– То ли еще будет, – вздохнул бывший «кум» и так резко повернулся на третьей «спальной» полке, что зашатались стойки всей этажерки. Чуть-чуть не рассыпались нары.

– Э-э! – Егорунин повысил голос. – Ты еще не свались на меня… Всех нас укокошишь, сам третьим окажешься. В своей же моче и искупаешься.

– Точно. Ни одного не удастся спасти, – дребезжаще рассмеялся Христинин. – На такую высокую тему разговор шел, и вдруг свалились в лужу мочи.

– Все в жизни говно, – сказал Егорунин, – кроме мочи.

– Если только одна моча – можно стерпеть, – вставил Китаев, – а то в луже мочи почти всегда еще кое-что плавает…

– Все! Спать! – скомандовал Егорунин. Он еще не избавился от фронтовых замашек, при каждом удобном случае старался хотя бы немного покомандовать.

Впрочем, что Егорунин! Фронт сидел в каждом из них, не выветрился и выветриваться будет долго, – ведь половина из них офицеры, когда-то умели хорошо командовать… Впрочем, подчиняться они тоже умели.

Во сне Китаев увидел какую-то странную девушку. Вроде бы и Аня это была, и вместе с тем совсем не Аня. Может быть, Ира Самсонова, ленинградская пассия? У Иры точно такое же удлиненное нежное лицо, что и у Ани, только глаза были другие – серые, дождистые, трогающие за душу, как мелкая частая морось, типичная для питерского климата. Взгляд таких глаз может пробить до костей.

Где она сейчас находится, Ира Самсонова? Наверное, уже вышла замуж и, вполне возможно, нянчит детей – одного или двух.

Сквозь сон Китаев ощутил, что в глотке у него скопилась горечь, твердая, как камень, иссушающая рот, будто черемуховая кора, похожая на… Честно говоря, Китаев не мог определить, на что она похожа, горечь эта. Может, не на черемуховую кору, а на кору осиновую, на второсортный спирт, который в немецкой армии шел на технические нужды, на какую-нибудь обжигающую приправу, очень любимую, например, населением Венгрии…

Но вот глаза у лика-призрака изменили свой цвет, стали яркими, влажными, горячими, как каштаны, снятые с огня… Кто это? Аня?
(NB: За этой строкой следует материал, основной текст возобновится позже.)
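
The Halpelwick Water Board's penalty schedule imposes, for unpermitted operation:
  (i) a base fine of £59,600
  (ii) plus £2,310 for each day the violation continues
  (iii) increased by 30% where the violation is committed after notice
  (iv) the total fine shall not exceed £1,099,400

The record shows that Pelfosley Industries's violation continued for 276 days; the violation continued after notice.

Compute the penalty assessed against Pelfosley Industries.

£906,308

Per-day component: 276 × £2,310 = £637,560
Base plus per-day: £59,600 + £637,560 = £697,160
Enhancement: 30% of £697,160 = £209,148
Enhanced fine: £697,160 + £209,148 = £906,308
Cap at £1,099,400: £906,308 is within the cap, no reduction.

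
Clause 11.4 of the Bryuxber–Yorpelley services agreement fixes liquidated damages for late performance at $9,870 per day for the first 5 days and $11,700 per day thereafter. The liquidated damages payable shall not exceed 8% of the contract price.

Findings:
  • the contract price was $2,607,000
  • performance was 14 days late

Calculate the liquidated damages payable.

First 5 days: 5 × $9,870 = $49,350
Remaining days: (14 − 5) × $11,700 = $105,300
Accrued per-day damages: $49,350 + $105,300 = $154,650
Cap: 8% of $2,607,000 = $208,560
Cap at $208,560: $154,650 is within the cap, no reduction.

Liquidated damages: $154,650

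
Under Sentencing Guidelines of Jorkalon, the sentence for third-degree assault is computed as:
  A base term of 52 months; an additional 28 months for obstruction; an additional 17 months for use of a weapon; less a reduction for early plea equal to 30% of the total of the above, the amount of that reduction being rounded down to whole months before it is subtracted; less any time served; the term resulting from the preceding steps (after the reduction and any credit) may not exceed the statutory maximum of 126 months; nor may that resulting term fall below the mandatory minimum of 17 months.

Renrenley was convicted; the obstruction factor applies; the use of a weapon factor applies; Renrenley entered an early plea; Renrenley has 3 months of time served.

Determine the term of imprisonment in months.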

Ира унеслась в далекое далеко, в серое пространство, в город, где ему, возможно, уже никогда не удастся побывать, никого и ничего увидеть. Он стиснул зубы и проснулся.

Барак был затянут темным вонючим дымом. Китаев мигом очутился на полу, раздвинул дым руками. Горели телогрейки, разложенные на просушку у печи. За ними должен был присматривать дежурный, но он, бедняга, сморенный, сломленный усталостью, уснул, не уследил за зековским имуществом.

Одна из тряпок – видать, основательно была пропитана дегтем – вспыхнула ярко, над ней взвился злой, очень проворный огонь и перескочил на ближайшие нары.

Еще немного и заполыхают не только нары, огнем займется весь барак. Под шумок тут многое можно сделать – и часть колючей проволоки вырезать и нырнуть в жидкий березняк, подступающий к строениям, и разоружить кого-нибудь из охранников, спрятать его винтовку, а затем совершить налет на пищеблок, сожрать все, что там есть, и прирезать десяток остроязыких, очень не нравившихся уголовникам «политиков» – в общем, много чего можно сделать, – и в разборке, которая потом будет проведена обязательно, пострадает едва ли не весь состав четвертого барака. Вместе с «кумом», между прочим.

– Пожа-ар! – что было мочи закричал Китаев.

Кричать надо было в полную силу, чтобы крик этот был слышен в Воркуте, иначе усталый барак не проснется. Продолжая кричать, Китаев бросился к нарам, под которые нырнул огонь, засек, что из-под нар, откуда-то снизу, чуть ли не из подполья прорывался огонь. Что-то там нервно дергалось, трепетало, устремлялось вверх, на свободу, желало вцепиться в промасленные штаны, в матрас, в сонную человеческую плоть.